Sunday, August 25, 2013

How I Started Chapter Five by Freaking Out


I need to write Chapter 5: Recessions I Have Known, but I'm scared. I’ve done everything but write in the last 40 minutes. I’ve posted on Facebook, changed my Apple password, bought a Seal album, helped Benny create a birthday card. And now I'm at my desk again. It's scary.

Who does stuff like this? Who sets their lives against the economy, who strings together the major events of their lives using recessions like fat beads on a string that winds and knots? I’m going to tangle this up.

I’m feeling some pressure. I want to send this out in September. Chapter Five was supposed to be a light revision and now it's a whole new chapter, possibly one of the most important chapters in the book.

 I’m trying to remember everything; the events, the memories, the history, the personalities. I’m having trouble focusing. I'm hyperventilating. It’s 10:52 and I’ve done nothing. I can’t stop thinking about the other things I need to do.
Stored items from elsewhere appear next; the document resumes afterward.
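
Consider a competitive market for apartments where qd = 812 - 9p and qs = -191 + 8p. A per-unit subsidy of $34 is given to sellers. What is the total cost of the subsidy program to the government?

Pre-subsidy: 812 - 9p = -191 + 8p gives p* = 59, q* = 281.
With the subsidy, sellers receive ps = pb + 34 for each unit, where pb is the price buyers pay.
Supply in terms of pb becomes qs = -191 + 8(pb + 34) = 81 + 8pb. Setting this equal to demand: 812 - 9pb = 81 + 8pb, so pb = 43.
Sellers receive ps = 43 + 34 = 77; q' = 812 − 9·43 = 425.
Government outlay = subsidy × quantity = 34 × 425 = 14450.

Government cost = $14450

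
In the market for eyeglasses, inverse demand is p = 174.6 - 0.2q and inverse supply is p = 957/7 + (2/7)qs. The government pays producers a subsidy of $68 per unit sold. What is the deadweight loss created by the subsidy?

Pre-subsidy: 174.6 - 0.2q = 957/7 + (2/7)q gives q* = 78 and p* = 159.
With the subsidy, sellers receive ps = pb + 68 for each unit, where pb is the price buyers pay.
On the curves, pb = 174.6 - 0.2q and ps = 957/7 + (2/7)q; the wedge ps − pb = 68 gives 957/7 + (2/7)q − (174.6 - 0.2q) = 68, so q' = 218.
Then pb = 174.6 − 0.2·218 = 131 and ps = 957/7 + (2/7)·218 = 199.
The subsidy expands output by 218 − 78 = 140 past the efficient level; on those units the gap between marginal cost and willingness to pay runs from 0 up to 68.
DWL = ½ × 68 × 140 = 4760.

Deadweight loss = $4760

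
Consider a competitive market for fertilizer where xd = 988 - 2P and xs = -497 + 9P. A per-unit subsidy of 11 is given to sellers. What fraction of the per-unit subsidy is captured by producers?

Producer share = 2/11

Pre-subsidy: 988 - 2P = -497 + 9P gives P* = 135, x* = 718.
With the subsidy, sellers receive Ps = Pb + 11 for each unit, where Pb is the price buyers pay.
Supply in terms of Pb becomes xs = -497 + 9(Pb + 11) = -398 + 9Pb. Setting this equal to demand: 988 - 2Pb = -398 + 9Pb, so Pb = 126.
Sellers receive Ps = 126 + 11 = 137; x' = 988 − 2·126 = 736.
Buyers' price falls by P* − Pb = 135 − 126 = 9; sellers' price rises by Ps − P* = 137 − 135 = 2.
So producers capture 2/11 = 2/11 of each unit of subsidy.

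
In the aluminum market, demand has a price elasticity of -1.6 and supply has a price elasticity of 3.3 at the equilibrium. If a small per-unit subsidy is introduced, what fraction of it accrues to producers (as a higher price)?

For a small subsidy around the equilibrium, the benefit split depends on the relative slopes, which at a point are proportional to the elasticities.
Buyer share = εs/(εs + |εd|) = 3.3/(3.3 + 1.6) = 33/49; seller share = |εd|/(εs + |εd|) = 16/49.
So producers capture 16/49 of the subsidy.

Producer share = 16/49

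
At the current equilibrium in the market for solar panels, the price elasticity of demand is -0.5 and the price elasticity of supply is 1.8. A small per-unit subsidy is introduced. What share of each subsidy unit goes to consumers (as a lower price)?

For a small subsidy around the equilibrium, the benefit split depends on the relative slopes, which at a point are proportional to the elasticities.
Buyer share = εs/(εs + |εd|) = 1.8/(1.8 + 0.5) = 18/23; seller share = |εd|/(εs + |εd|) = 5/23.

Consumer share = 18/23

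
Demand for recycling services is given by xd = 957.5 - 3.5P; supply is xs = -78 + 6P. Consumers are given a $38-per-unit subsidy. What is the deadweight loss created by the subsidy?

Deadweight loss = $1596

Pre-subsidy: 957.5 - 3.5P = -78 + 6P gives P* = 109, x* = 576.
With the rebate, buyers effectively pay Pb = Ps − 38, where Ps is the price sellers receive.
Demand in terms of Ps becomes xd = 957.5 − 3.5(Ps − 38) = 1090.5 - 3.5Ps. Setting this equal to supply: 1090.5 - 3.5Ps = -78 + 6Ps, so Ps = 123.
Buyers pay Pb = 123 − 38 = 85; x' = -78 + 6·123 = 660.
The subsidy expands output by 660 − 576 = 84 past the efficient level; on those units the gap between marginal cost and willingness to pay runs from 0 up to 38.
DWL = ½ × 38 × 84 = 1596.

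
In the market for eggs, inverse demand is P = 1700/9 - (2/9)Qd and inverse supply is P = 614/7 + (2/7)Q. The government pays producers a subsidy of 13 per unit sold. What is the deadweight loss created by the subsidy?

Deadweight loss = 166.359375

Pre-subsidy: 1700/9 - (2/9)Q = 614/7 + (2/7)Q gives Q* = 199.1875 and P* = 144.625.
With the subsidy, sellers receive Ps = Pb + 13 for each unit, where Pb is the price buyers pay.
On the curves, Pb = 1700/9 - (2/9)Q and Ps = 614/7 + (2/7)Q; the wedge Ps − Pb = 13 gives 614/7 + (2/7)Q − (1700/9 - (2/9)Q) = 13, so Q' = 224.78125.
Then Pb = 1700/9 − (2/9)·224.78125 = 138.9375 and Ps = 614/7 + (2/7)·224.78125 = 151.9375.
The subsidy expands output by 224.78125 − 199.1875 = 25.59375 past the efficient level; on those units the gap between marginal cost and willingness to pay runs from 0 up to 13.
DWL = ½ × 13 × 25.59375 = 166.359375.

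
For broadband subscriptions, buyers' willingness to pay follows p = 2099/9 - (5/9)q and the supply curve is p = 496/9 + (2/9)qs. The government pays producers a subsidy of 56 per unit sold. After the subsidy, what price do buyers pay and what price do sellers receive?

Buyers pay 66; sellers receive 122

Pre-subsidy: 2099/9 - (5/9)q = 496/9 + (2/9)q gives q* = 229 and p* = 106.
With the subsidy, sellers receive ps = pb + 56 for each unit, where pb is the price buyers pay.
On the curves, pb = 2099/9 - (5/9)q and ps = 496/9 + (2/9)q; the wedge ps − pb = 56 gives 496/9 + (2/9)q − (2099/9 - (5/9)q) = 56, so q' = 301.
Then pb = 2099/9 − (5/9)·301 = 66 and ps = 496/9 + (2/9)·301 = 122.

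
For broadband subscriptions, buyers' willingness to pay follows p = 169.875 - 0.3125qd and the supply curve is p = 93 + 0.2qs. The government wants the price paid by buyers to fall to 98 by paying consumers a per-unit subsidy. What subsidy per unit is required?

Required subsidy s = 41 per unit

At a buyer price of 98, quantity demanded is 543.6 − 3.2·98 = 230.
Sellers supply 230 only when they receive ps = 93 + 0.2·230 = 139.
s = ps − pb = 139 − 98 = 41.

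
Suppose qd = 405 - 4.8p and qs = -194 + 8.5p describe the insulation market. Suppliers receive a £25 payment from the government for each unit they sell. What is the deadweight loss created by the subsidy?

Pre-subsidy: 405 - 4.8p = -194 + 8.5p gives p* = 5990/133, q* = 25113/133.
With the subsidy, sellers receive ps = pb + 25 for each unit, where pb is the price buyers pay.
Supply in terms of pb becomes qs = -194 + 8.5(pb + 25) = 18.5 + 8.5pb. Setting this equal to demand: 405 - 4.8pb = 18.5 + 8.5pb, so pb = 3865/133.
Sellers receive ps = 3865/133 + 25 = 7190/133; q' = 405 − 4.8·(3865/133) = 35313/133.
The subsidy expands output by 35313/133 − 25113/133 = 10200/133 past the efficient level; on those units the gap between marginal cost and willingness to pay runs from 0 up to 25.
DWL = ½ × 25 × 10200/133 = 127500/133.

Deadweight loss = 127500/133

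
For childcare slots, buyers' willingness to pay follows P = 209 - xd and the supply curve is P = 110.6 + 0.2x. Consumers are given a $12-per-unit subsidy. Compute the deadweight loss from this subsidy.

Deadweight loss = $60

Pre-subsidy: 209 - x = 110.6 + 0.2x gives x* = 82 and P* = 127.
With the rebate, buyers effectively pay Pb = Ps − 12, where Ps is the price sellers receive.
On the curves, Pb = 209 - x and Ps = 110.6 + 0.2x; the wedge Ps − Pb = 12 gives 110.6 + 0.2x − (209 - x) = 12, so x' = 92.
Then Pb = 209 − 1·92 = 117 and Ps = 110.6 + 0.2·92 = 129.
The subsidy expands output by 92 − 82 = 10 past the efficient level; on those units the gap between marginal cost and willingness to pay runs from 0 up to 12.
DWL = ½ × 12 × 10 = 60.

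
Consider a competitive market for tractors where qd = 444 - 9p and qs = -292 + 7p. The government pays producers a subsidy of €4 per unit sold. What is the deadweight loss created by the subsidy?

Deadweight loss = €31.5

Pre-subsidy: 444 - 9p = -292 + 7p gives p* = 46, q* = 30.
With the subsidy, sellers receive ps = pb + 4 for each unit, where pb is the price buyers pay.
Supply in terms of pb becomes qs = -292 + 7(pb + 4) = -264 + 7pb. Setting this equal to demand: 444 - 9pb = -264 + 7pb, so pb = 44.25.
Sellers receive ps = 44.25 + 4 = 48.25; q' = 444 − 9·44.25 = 45.75.
The subsidy expands output by 45.75 − 30 = 15.75 past the efficient level; on those units the gap between marginal cost and willingness to pay runs from 0 up to 4.
DWL = ½ × 4 × 15.75 = 31.5.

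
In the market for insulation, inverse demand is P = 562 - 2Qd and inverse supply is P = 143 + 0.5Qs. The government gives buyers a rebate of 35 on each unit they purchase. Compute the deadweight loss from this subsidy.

Pre-subsidy: 562 - 2Q = 143 + 0.5Q gives Q* = 167.6 and P* = 226.8.
With the rebate, buyers effectively pay Pb = Ps − 35, where Ps is the price sellers receive.
On the curves, Pb = 562 - 2Q and Ps = 143 + 0.5Q; the wedge Ps − Pb = 35 gives 143 + 0.5Q − (562 - 2Q) = 35, so Q' = 181.6.
Then Pb = 562 − 2·181.6 = 198.8 and Ps = 143 + 0.5·181.6 = 233.8.
The subsidy expands output by 181.6 − 167.6 = 14 past the efficient level; on those units the gap between marginal cost and willingness to pay runs from 0 up to 35.
DWL = ½ × 35 × 14 = 245.

Deadweight loss = 245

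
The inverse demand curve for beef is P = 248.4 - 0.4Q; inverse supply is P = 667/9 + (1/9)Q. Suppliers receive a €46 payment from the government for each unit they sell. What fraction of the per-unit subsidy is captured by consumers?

Pre-subsidy: 248.4 - 0.4Q = 667/9 + (1/9)Q gives Q* = 341 and P* = 112.
With the subsidy, sellers receive Ps = Pb + 46 for each unit, where Pb is the price buyers pay.
On the curves, Pb = 248.4 - 0.4Q and Ps = 667/9 + (1/9)Q; the wedge Ps − Pb = 46 gives 667/9 + (1/9)Q − (248.4 - 0.4Q) = 46, so Q' = 431.
Then Pb = 248.4 − 0.4·431 = 76 and Ps = 667/9 + (1/9)·431 = 122.
Buyers' price falls by P* − Pb = 112 − 76 = 36; sellers' price rises by Ps − P* = 122 − 112 = 10.
So consumers capture 36/46 = 18/23 of each unit of subsidy.

Consumer share = 18/23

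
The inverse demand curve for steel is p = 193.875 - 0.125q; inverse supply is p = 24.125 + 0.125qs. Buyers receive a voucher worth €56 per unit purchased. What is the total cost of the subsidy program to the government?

Pre-subsidy: 193.875 - 0.125q = 24.125 + 0.125q gives q* = 679 and p* = 109.
With the rebate, buyers effectively pay pb = ps − 56, where ps is the price sellers receive.
On the curves, pb = 193.875 - 0.125q and ps = 24.125 + 0.125q; the wedge ps − pb = 56 gives 24.125 + 0.125q − (193.875 - 0.125q) = 56, so q' = 903.
Then pb = 193.875 − 0.125·903 = 81 and ps = 24.125 + 0.125·903 = 137.
Government outlay = subsidy × quantity = 56 × 903 = 50568.

Government cost = €50568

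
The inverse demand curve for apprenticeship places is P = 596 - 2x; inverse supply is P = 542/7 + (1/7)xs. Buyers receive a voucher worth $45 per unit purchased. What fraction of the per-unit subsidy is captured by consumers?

Pre-subsidy: 596 - 2x = 542/7 + (1/7)x gives x* = 242 and P* = 112.
With the rebate, buyers effectively pay Pb = Ps − 45, where Ps is the price sellers receive.
On the curves, Pb = 596 - 2x and Ps = 542/7 + (1/7)x; the wedge Ps − Pb = 45 gives 542/7 + (1/7)x − (596 - 2x) = 45, so x' = 263.
Then Pb = 596 − 2·263 = 70 and Ps = 542/7 + (1/7)·263 = 115.
Buyers' price falls by P* − Pb = 112 − 70 = 42; sellers' price rises by Ps − P* = 115 − 112 = 3.
So consumers capture 42/45 = 14/15 of each unit of subsidy.

Consumer share = 14/15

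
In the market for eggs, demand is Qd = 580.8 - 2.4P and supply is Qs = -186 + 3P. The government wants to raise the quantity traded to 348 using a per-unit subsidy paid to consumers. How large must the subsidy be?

At Q = 348, invert demand for the buyer price: Pb = (580.8 − 348)/2.4 = 97; invert supply for the seller price: Ps = (348 − (-186))/3 = 178.
The subsidy must fill the gap: s = Ps − Pb = 178 − 97 = 81.

Required subsidy s = 81 per unit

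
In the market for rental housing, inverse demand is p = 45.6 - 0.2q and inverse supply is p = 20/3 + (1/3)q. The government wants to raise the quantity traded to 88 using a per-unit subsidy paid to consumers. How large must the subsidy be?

Required subsidy s = 8 per unit

At q = 88, from the demand curve buyers pay pb = 45.6 − 0.2·88 = 28; from the supply curve sellers need ps = 20/3 + (1/3)·88 = 36.
The subsidy must fill the gap: s = ps − pb = 36 − 28 = 8.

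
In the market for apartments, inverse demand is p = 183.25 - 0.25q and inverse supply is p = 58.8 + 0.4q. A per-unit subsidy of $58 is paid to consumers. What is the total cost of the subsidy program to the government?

Pre-subsidy: 183.25 - 0.25q = 58.8 + 0.4q gives q* = 2489/13 and p* = 1760/13.
With the rebate, buyers effectively pay pb = ps − 58, where ps is the price sellers receive.
On the curves, pb = 183.25 - 0.25q and ps = 58.8 + 0.4q; the wedge ps − pb = 58 gives 58.8 + 0.4q − (183.25 - 0.25q) = 58, so q' = 3649/13.
Then pb = 183.25 − 0.25·(3649/13) = 1470/13 and ps = 58.8 + 0.4·(3649/13) = 2224/13.
Government outlay = subsidy × quantity = 58 × 3649/13 = 211642/13.

Government cost = 211642/13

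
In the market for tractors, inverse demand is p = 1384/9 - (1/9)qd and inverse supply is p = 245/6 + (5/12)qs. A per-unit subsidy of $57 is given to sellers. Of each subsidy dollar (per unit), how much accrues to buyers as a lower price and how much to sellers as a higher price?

Pre-subsidy: 1384/9 - (1/9)q = 245/6 + (5/12)q gives q* = 214 and p* = 130.
With the subsidy, sellers receive ps = pb + 57 for each unit, where pb is the price buyers pay.
On the curves, pb = 1384/9 - (1/9)q and ps = 245/6 + (5/12)q; the wedge ps − pb = 57 gives 245/6 + (5/12)q − (1384/9 - (1/9)q) = 57, so q' = 322.
Then pb = 1384/9 − (1/9)·322 = 118 and ps = 245/6 + (5/12)·322 = 175.
Buyers' price falls by p* − pb = 130 − 118 = 12; sellers' price rises by ps − p* = 175 − 130 = 45.

Buyers gain $12 per unit; sellers gain $45 per unit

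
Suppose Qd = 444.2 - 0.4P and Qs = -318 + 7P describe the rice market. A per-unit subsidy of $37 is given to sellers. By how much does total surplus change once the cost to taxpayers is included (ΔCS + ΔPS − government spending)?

Net change in total surplus = -$259

Pre-subsidy: 444.2 - 0.4P = -318 + 7P gives P* = 103, Q* = 403.
With the subsidy, sellers receive Ps = Pb + 37 for each unit, where Pb is the price buyers pay.
Supply in terms of Pb becomes Qs = -318 + 7(Pb + 37) = -59 + 7Pb. Setting this equal to demand: 444.2 - 0.4Pb = -59 + 7Pb, so Pb = 68.
Sellers receive Ps = 68 + 37 = 105; Q' = 444.2 − 0.4·68 = 417.
ΔCS = ½(403 + 417)(103 − 68) = 14350; ΔPS = ½(403 + 417)(105 − 103) = 820.
Government spending = 37 × 417 = 15429.
Net change = 14350 + 820 − 15429 = -259. The loss equals the DWL triangle ½·37·14.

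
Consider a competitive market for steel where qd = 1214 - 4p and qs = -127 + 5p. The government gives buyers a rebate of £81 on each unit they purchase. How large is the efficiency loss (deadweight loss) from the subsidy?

Pre-subsidy: 1214 - 4p = -127 + 5p gives p* = 149, q* = 618.
With the rebate, buyers effectively pay pb = ps − 81, where ps is the price sellers receive.
Demand in terms of ps becomes qd = 1214 − 4(ps − 81) = 1538 - 4ps. Setting this equal to supply: 1538 - 4ps = -127 + 5ps, so ps = 185.
Buyers pay pb = 185 − 81 = 104; q' = -127 + 5·185 = 798.
The subsidy expands output by 798 − 618 = 180 past the efficient level; on those units the gap between marginal cost and willingness to pay runs from 0 up to 81.
DWL = ½ × 81 × 180 = 7290.

Deadweight loss = £7290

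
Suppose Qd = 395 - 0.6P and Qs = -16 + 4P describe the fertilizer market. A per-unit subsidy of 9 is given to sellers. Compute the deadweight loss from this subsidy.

Deadweight loss = 486/23

Pre-subsidy: 395 - 0.6P = -16 + 4P gives P* = 2055/23, Q* = 7852/23.
With the subsidy, sellers receive Ps = Pb + 9 for each unit, where Pb is the price buyers pay.
Supply in terms of Pb becomes Qs = -16 + 4(Pb + 9) = 20 + 4Pb. Setting this equal to demand: 395 - 0.6Pb = 20 + 4Pb, so Pb = 1875/23.
Sellers receive Ps = 1875/23 + 9 = 2082/23; Q' = 395 − 0.6·(1875/23) = 7960/23.
The subsidy expands output by 7960/23 − 7852/23 = 108/23 past the efficient level; on those units the gap between marginal cost and willingness to pay runs from 0 up to 9.
DWL = ½ × 9 × 108/23 = 486/23.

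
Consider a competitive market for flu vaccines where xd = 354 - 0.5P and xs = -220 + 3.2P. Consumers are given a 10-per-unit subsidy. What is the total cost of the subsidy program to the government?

Government cost = 103880/37

Pre-subsidy: 354 - 0.5P = -220 + 3.2P gives P* = 5740/37, x* = 10228/37.
With the rebate, buyers effectively pay Pb = Ps − 10, where Ps is the price sellers receive.
Demand in terms of Ps becomes xd = 354 − 0.5(Ps − 10) = 359 - 0.5Ps. Setting this equal to supply: 359 - 0.5Ps = -220 + 3.2Ps, so Ps = 5790/37.
Buyers pay Pb = 5790/37 − 10 = 5420/37; x' = -220 + 3.2·(5790/37) = 10388/37.
Government outlay = subsidy × quantity = 10 × 10388/37 = 103880/37.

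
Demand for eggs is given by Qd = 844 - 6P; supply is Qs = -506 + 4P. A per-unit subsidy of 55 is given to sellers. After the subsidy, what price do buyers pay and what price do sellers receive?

Buyers pay 113; sellers receive 168

Pre-subsidy: 844 - 6P = -506 + 4P gives P* = 135, Q* = 34.
With the subsidy, sellers receive Ps = Pb + 55 for each unit, where Pb is the price buyers pay.
Supply in terms of Pb becomes Qs = -506 + 4(Pb + 55) = -286 + 4Pb. Setting this equal to demand: 844 - 6Pb = -286 + 4Pb, so Pb = 113.
Sellers receive Ps = 113 + 55 = 168; Q' = 844 − 6·113 = 166.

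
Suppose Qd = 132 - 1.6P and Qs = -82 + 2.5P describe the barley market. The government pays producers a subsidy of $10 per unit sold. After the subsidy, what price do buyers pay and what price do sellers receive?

Buyers pay 1890/41; sellers receive 2300/41

Pre-subsidy: 132 - 1.6P = -82 + 2.5P gives P* = 2140/41, Q* = 1988/41.
With the subsidy, sellers receive Ps = Pb + 10 for each unit, where Pb is the price buyers pay.
Supply in terms of Pb becomes Qs = -82 + 2.5(Pb + 10) = -57 + 2.5Pb. Setting this equal to demand: 132 - 1.6Pb = -57 + 2.5Pb, so Pb = 1890/41.
Sellers receive Ps = 1890/41 + 10 = 2300/41; Q' = 132 − 1.6·(1890/41) = 2388/41.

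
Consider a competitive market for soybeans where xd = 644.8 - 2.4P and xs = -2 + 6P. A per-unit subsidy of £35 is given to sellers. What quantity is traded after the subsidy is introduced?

x' = 520

Pre-subsidy: 644.8 - 2.4P = -2 + 6P gives P* = 77, x* = 460.
With the subsidy, sellers receive Ps = Pb + 35 for each unit, where Pb is the price buyers pay.
Supply in terms of Pb becomes xs = -2 + 6(Pb + 35) = 208 + 6Pb. Setting this equal to demand: 644.8 - 2.4Pb = 208 + 6Pb, so Pb = 52.
Sellers receive Ps = 52 + 35 = 87; x' = 644.8 − 2.4·52 = 520.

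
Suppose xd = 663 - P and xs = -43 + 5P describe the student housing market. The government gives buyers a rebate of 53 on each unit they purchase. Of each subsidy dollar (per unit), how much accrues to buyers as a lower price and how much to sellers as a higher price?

Buyers gain 265/6 per unit; sellers gain 53/6 per unit

Pre-subsidy: 663 - P = -43 + 5P gives P* = 353/3, x* = 1636/3.
With the rebate, buyers effectively pay Pb = Ps − 53, where Ps is the price sellers receive.
Demand in terms of Ps becomes xd = 663 − 1(Ps − 53) = 716 - Ps. Setting this equal to supply: 716 - Ps = -43 + 5Ps, so Ps = 126.5.
Buyers pay Pb = 126.5 − 53 = 73.5; x' = -43 + 5·126.5 = 589.5.
Buyers' price falls by P* − Pb = 353/3 − 73.5 = 265/6; sellers' price rises by Ps − P* = 126.5 − 353/3 = 53/6.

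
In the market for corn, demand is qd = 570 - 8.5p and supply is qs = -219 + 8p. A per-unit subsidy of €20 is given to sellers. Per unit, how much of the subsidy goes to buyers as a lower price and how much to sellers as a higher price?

Pre-subsidy: 570 - 8.5p = -219 + 8p gives p* = 526/11, q* = 1799/11.
With the subsidy, sellers receive ps = pb + 20 for each unit, where pb is the price buyers pay.
Supply in terms of pb becomes qs = -219 + 8(pb + 20) = -59 + 8pb. Setting this equal to demand: 570 - 8.5pb = -59 + 8pb, so pb = 1258/33.
Sellers receive ps = 1258/33 + 20 = 1918/33; q' = 570 − 8.5·(1258/33) = 8117/33.
Buyers' price falls by p* − pb = 526/11 − 1258/33 = 320/33; sellers' price rises by ps − p* = 1918/33 − 526/11 = 340/33.

Buyers gain 320/33 per unit; sellers gain 340/33 per unit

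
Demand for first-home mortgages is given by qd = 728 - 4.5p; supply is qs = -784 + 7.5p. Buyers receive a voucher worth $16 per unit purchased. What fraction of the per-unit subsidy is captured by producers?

Pre-subsidy: 728 - 4.5p = -784 + 7.5p gives p* = 126, q* = 161.
With the rebate, buyers effectively pay pb = ps − 16, where ps is the price sellers receive.
Demand in terms of ps becomes qd = 728 − 4.5(ps − 16) = 800 - 4.5ps. Setting this equal to supply: 800 - 4.5ps = -784 + 7.5ps, so ps = 132.
Buyers pay pb = 132 − 16 = 116; q' = -784 + 7.5·132 = 206.
Buyers' price falls by p* − pb = 126 − 116 = 10; sellers' price rises by ps − p* = 132 − 126 = 6.
So producers capture 6/16 = 0.375 of each unit of subsidy.

Producer share = 0.375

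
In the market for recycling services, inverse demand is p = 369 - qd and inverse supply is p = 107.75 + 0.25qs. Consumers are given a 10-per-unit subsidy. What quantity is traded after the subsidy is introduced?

q' = 217

Pre-subsidy: 369 - q = 107.75 + 0.25q gives q* = 209 and p* = 160.
With the rebate, buyers effectively pay pb = ps − 10, where ps is the price sellers receive.
On the curves, pb = 369 - q and ps = 107.75 + 0.25q; the wedge ps − pb = 10 gives 107.75 + 0.25q − (369 - q) = 10, so q' = 217.
Then pb = 369 − 1·217 = 152 and ps = 107.75 + 0.25·217 = 162.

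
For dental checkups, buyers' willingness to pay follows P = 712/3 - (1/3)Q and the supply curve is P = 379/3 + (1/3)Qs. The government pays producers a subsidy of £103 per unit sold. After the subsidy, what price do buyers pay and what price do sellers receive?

Pre-subsidy: 712/3 - (1/3)Q = 379/3 + (1/3)Q gives Q* = 166.5 and P* = 1091/6.
With the subsidy, sellers receive Ps = Pb + 103 for each unit, where Pb is the price buyers pay.
On the curves, Pb = 712/3 - (1/3)Q and Ps = 379/3 + (1/3)Q; the wedge Ps − Pb = 103 gives 379/3 + (1/3)Q − (712/3 - (1/3)Q) = 103, so Q' = 321.
Then Pb = 712/3 − (1/3)·321 = 391/3 and Ps = 379/3 + (1/3)·321 = 700/3.

Buyers pay 391/3; sellers receive 700/3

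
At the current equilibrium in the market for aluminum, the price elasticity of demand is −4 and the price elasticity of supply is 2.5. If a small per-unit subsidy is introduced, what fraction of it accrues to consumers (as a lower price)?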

I’m in a panic. How do I start a chapter about recessions? I'm in a panic. 

I'm in a panic.

Panic: a a sudden sensation of fear so strong as to dominate or prevent reason, replacing it with anxiety. A Greek word from the shepherd god Pan, who liked to frighten goats and sheep.

It’s also an old-fashioned word for a financial crisis, like the panics of 1857, 1873 and 1907. All triggered by worries over gold, silver or copper. Panic. All the goats and sheep scattered.

I'm trying to write about the 1973-75 recession. But it wasn't a recession, it was a Panic. 

Yay! I'm on my way! An hour later, I'm still typing madly.

There's got to be an easier way to do this.